True values are the behaviours and skills that we value above all else. Force yourself to think really deeply about what really matters to you in your workplace - and it needs to be something that you can live every day, not something that you aspire to on your best days. The reward if you get it right is a document that will automatically resonate with the people you want working for you. This will also translate into your customers - people don't buy what you sell, they buy why you sell it.
As a great example of this philosophy in practice see Tony Hsieh's book 'Delivering Happiness' on building the online shoe retailer Zappos - and see the incredible lengths that they go to in preserving their company culture as the long term driver of their success.
Your company values should not change very often so the second part of creating a strong culture is building into your organisation a cadence that brings that culture to life. Cadence is a musical and cycling term that means 'a balanced, rhythmic flow'. Your cadence is your heartbeat and it is how you integrate the day to day with your longer term plans.
The trick to making it work is to create a regular rhythm that you use to discuss issues at the appropriate horizon of focus. Obviously all organisations are different and casual, or flexible arrangement, staff can make this more difficult but the core idea is as follows:
- Once a week meet with the people that report to you for a 30 minute operational review. Get them to bring to that meeting 3 lists. What they achieved, what is working well and what is not. Spend the first 10 minutes just listening to them explain their experiences for the week (this step alone will transform many managers relationship with their staff). Spend the next 10 mins discussing some of the issues arising out of their experiences. Spend the last 10 mins agreeing on some things that you can both take away from the meeting. Require the people who report to you to have the same meeting with any people that they look after - and ask them how they are going with it during your meetings with them.

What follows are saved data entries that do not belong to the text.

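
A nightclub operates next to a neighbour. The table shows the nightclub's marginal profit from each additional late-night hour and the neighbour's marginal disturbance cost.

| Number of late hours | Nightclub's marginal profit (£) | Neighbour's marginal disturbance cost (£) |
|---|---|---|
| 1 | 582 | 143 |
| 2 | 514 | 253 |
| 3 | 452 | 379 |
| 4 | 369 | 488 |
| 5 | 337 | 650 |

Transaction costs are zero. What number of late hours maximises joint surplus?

3

Bargaining reaches the level where marginal profit last exceeds marginal disturbance cost.
That holds through level 3 (452 ≥ 379) but not at 4 (369 < 488).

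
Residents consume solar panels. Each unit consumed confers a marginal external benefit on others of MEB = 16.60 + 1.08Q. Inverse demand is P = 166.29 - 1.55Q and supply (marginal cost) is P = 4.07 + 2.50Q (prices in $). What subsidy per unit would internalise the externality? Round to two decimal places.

subsidy = $81.63 per unit

Social marginal benefit = demand + MEB = 182.89 - 0.47Q.
Set SMB = MC: 182.89 - 0.47Q = 4.07 + 2.50Q → Q* = 60.2088.
The Pigouvian subsidy equals MEB at Q*: 16.60 + 1.08×60.2088 = 81.6255.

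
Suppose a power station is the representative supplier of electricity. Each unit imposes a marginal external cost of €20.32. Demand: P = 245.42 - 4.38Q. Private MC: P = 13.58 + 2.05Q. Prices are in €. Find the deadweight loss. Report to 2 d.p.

DWL = €32.11

Market equilibrium (private): 13.58 + 2.05Q = 245.42 - 4.38Q → Q_m = 36.0560.
Social marginal cost = private MC + MEC = 33.90 + 2.05Q.
Set SMC = demand: 33.90 + 2.05Q = 245.42 - 4.38Q → Q* = 32.8958.
Between Q* and Q_m the wedge SMC − demand runs linearly from 0 to MEC(Q_m), so the loss is a triangle.
DWL = ½ × 3.1602 × 20.3200 = 32.1076.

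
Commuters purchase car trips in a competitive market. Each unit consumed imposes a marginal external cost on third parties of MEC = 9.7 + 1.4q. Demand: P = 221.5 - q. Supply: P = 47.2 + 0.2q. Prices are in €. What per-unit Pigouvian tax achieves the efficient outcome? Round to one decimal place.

tax = €98.3 per unit

Social marginal benefit = demand − MEC = 211.8 - 2.4q.
Set SMB = MC: 211.8 - 2.4q = 47.2 + 0.2q → q* = 63.3077.
The Pigouvian tax equals MEC at q*: 9.7 + 1.4×63.3077 = 98.3308.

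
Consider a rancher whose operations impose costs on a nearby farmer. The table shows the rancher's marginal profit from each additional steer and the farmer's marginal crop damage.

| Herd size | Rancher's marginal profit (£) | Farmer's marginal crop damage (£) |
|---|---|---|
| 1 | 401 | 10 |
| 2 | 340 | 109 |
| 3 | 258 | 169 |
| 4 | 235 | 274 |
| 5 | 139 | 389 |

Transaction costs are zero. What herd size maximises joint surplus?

3

Bargaining reaches the level where marginal profit last exceeds marginal crop damage.
That holds through level 3 (258 ≥ 169) but not at 4 (235 < 274).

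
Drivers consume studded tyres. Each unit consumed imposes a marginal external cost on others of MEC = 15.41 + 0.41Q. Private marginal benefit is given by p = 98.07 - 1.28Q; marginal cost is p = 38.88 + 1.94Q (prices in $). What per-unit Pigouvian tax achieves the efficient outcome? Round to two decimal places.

tax = $20.35 per unit

Social marginal benefit = demand − MEC = 82.66 - 1.69Q.
Set SMB = MC: 82.66 - 1.69Q = 38.88 + 1.94Q → Q* = 12.0606.
The Pigouvian tax equals MEC at Q*: 15.41 + 0.41×12.0606 = 20.3548.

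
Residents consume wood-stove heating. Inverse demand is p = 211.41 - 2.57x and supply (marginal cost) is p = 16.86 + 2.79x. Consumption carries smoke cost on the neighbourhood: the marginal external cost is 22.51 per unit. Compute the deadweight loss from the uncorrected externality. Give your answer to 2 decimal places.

Market equilibrium (private): 16.86 + 2.79x = 211.41 - 2.57x → x_m = 36.2966.
Social marginal benefit = demand − MEC = 188.90 - 2.57x.
Set SMB = MC: 188.90 - 2.57x = 16.86 + 2.79x → x* = 32.0970.
Between x* and x_m the wedge MC − SMB runs linearly from 0 to MEC(x_m), so the loss is a triangle.
DWL = ½ × 4.1996 × 22.5100 = 47.2665.

DWL = 47.27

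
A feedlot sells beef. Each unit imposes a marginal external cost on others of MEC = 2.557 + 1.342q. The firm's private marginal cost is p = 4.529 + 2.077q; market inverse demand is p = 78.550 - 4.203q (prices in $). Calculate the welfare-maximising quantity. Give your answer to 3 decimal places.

q* = 9.376

Social marginal cost = private MC + MEC = 7.086 + 3.419q.
Set SMC = demand: 7.086 + 3.419q = 78.550 - 4.203q → q* = 9.3760.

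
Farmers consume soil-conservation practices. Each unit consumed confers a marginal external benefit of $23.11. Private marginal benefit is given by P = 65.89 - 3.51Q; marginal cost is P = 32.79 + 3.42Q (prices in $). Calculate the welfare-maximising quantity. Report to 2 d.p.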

- Once a month, at the same time (this is a really important point) follow on from the 30 min operational review with another 30 mins spent looking entirely at their development. This is essentially a 'coaching' session. The idea here is not to focus on what they need to do in the business per se - but instead purely on what they need to learn or develop to become better at their chosen career path. Even with staff who are not necessarily "career" staff the results of giving people a forum in which to talk about their own development can lead to enormous leaps in motivation as people see their work as an opportunity to develop further as an individual.
- Once or twice a year replace the coaching session with a "checkin" where you step back and assess what the individual has been able to contribute to the organisation. Prior to the meeting ask them to rate themselves on contribution to results (what has been achieved) and relationships (how things have been achieved), and you do the same. Then compare your ratings and discuss why they are aligned, or not. This step essentially provides a "calibration" for expectations and understanding what is happening over the longer term.
One of the key elements that makes this plan work is sticking to an agreed time for all three meetings. This is what creates a rhythm - regular meetings with regular intervals where the horizon of focus shifts up as required. At first you will find it very difficult to find the time and will struggle to keep the meetings consistently, but persevere. It takes several weeks to build up trust and allow people to bring real issues to the table. If you stick to it though you will find it becoming easier and easier and it will work as a really effective catch process for issues that used to arise during the week and catch you totally unprepared. Once people know they have a reliable place to discuss issues they will simply make a note and raise it with you at the right time. And you will be amazed what you learn from your people ... in almost every business there are opportunities for improvement sitting right in front of you - just waiting for a forum to take advantage of them.
Put in place a clear, and compelling, set of values that you back up with a cadence built on regular focussed meetings and you will find your company culture beating strongly at the heart of everything your people do.